Winham explains how she balances everything. “I do have my schedule open at work for every day of the week,” Winham said. “I asked to start work at or after 4:00, so I have time to do clubs and hopefully get some homework done before work starts. I usually stay at work anywhere from 8:00 to 11 o’clock, and make sure I get to sleep at a reasonable time.”

But what about making time to apply for colleges and scholarships if you haven’t been accepted already?

“I hate wasting my day, so I wake up really early get things done that need to be done,” said senior Natalie Jean.” At the end of the day (and once I’ve completed everything I need to do), the only thing left to do is my college applications. So it helps me focus better.”

How did they keep track of all the deadlines for scholarships and applications?

Another idea is keeping a daily planner to keep track of everything. As studies show, teens who keep some kind of written schedule are more likely to reach their goals. Teens who keep separate schedules for each of their responsibilities (school, sports, social life, work, etc.) reach even more of their goals. Many students utilize planners for setting and reaching goals.

“I keep goals in my planner for applications deadlines such as a big deadline coming up on January 15,” said senior Bailey McMahon.

Using a planner to make deadlines and to complete requirements has proven successful. For example, a Harvard Business study found that the 14 percent of students who have goals are 10 times more successful than those without goals. The three percent with written goals are three times more successful than the 14 percent with unwritten goals.

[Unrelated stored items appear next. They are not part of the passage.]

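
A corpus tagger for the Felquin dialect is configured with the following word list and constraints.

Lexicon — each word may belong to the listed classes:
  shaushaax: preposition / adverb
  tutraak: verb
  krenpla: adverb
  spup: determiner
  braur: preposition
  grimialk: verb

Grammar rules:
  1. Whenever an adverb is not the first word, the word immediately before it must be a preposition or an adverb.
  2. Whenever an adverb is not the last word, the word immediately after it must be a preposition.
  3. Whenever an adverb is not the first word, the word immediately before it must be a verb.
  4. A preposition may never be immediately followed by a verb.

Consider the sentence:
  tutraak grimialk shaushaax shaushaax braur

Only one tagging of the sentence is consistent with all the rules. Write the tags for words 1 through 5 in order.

verb verb preposition preposition preposition

Candidates per position — 1:tutraak {verb}; 2:grimialk {verb}; 3:shaushaax {preposition,adverb}; 4:shaushaax {preposition,adverb}; 5:braur {preposition}.
Position 3: tagging it adverb would leave rule 1 unsatisfiable, so it must be preposition.
Position 4: tagging it adverb would leave rule 3 unsatisfiable, so it must be preposition.
So the tagging must be: verb verb preposition preposition preposition.
Verifying each rule — rule 1 holds; rule 2 holds; rule 3 holds; rule 4 holds.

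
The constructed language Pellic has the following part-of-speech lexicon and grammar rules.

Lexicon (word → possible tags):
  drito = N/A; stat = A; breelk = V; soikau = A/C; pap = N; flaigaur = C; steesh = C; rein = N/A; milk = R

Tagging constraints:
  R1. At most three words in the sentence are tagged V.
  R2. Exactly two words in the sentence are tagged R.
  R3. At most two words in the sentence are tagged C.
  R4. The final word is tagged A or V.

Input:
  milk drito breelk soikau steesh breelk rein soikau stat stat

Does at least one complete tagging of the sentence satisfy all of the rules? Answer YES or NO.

Candidates per position — 1:milk {R}; 2:drito {N,A}; 3:breelk {V}; 4:soikau {A,C}; 5:steesh {C}; 6:breelk {V}; 7:rein {N,A}; 8:soikau {A,C}; 9:stat {A}; 10:stat {A}.
Rule 2 cannot be satisfied by any choice of tags from the lexicon.
So there is no consistent tagging.

NO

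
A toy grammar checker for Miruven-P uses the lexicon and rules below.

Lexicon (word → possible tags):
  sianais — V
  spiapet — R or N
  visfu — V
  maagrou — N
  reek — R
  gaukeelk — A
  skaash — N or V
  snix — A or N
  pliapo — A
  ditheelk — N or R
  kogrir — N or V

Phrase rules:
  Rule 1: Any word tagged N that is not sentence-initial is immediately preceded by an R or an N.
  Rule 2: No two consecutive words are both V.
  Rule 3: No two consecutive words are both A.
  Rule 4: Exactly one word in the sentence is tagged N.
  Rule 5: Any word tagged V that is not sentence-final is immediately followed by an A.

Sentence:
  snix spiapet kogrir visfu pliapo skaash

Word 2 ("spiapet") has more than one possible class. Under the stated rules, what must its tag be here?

R

Candidates per position — 1:snix {A,N}; 2:spiapet {R,N}; 3:kogrir {N,V}; 4:visfu {V}; 5:pliapo {A}; 6:skaash {N,V}.
Position 3: V is ruled out by rule 2; that leaves N.
Position 6: N is ruled out by rule 1; that leaves V.
Position 1: N is ruled out by rule 4; that leaves A.
Position 2: N is ruled out by rule 1; that leaves R.
The unique satisfying tagging is: A R N V A V.
Verifying each rule — rule 1 ✓; rule 2 ✓; rule 3 ✓; rule 4 ✓; rule 5 ✓.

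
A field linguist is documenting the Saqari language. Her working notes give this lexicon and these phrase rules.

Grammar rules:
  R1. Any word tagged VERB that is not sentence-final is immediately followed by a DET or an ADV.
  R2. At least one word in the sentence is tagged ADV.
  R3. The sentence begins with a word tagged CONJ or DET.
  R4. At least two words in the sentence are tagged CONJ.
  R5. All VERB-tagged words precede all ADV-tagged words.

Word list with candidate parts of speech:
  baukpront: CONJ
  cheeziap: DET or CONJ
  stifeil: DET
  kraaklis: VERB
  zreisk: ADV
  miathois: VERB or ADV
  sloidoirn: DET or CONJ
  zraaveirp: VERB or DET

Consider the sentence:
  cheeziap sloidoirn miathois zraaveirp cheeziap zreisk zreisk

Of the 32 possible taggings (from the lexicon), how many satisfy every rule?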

To reach all those daunting deadlines, students must make sure to tell employers the times they are available so they can work around the schedule. Work can get in the way of completing applications before the deadlines, so make sure to put work on the back burner in order to focus on applications. Finally, those imminent deadlines might seem a little less formidable by setting goals. Whether the goals are small or big, a sense of achievement goes a long way.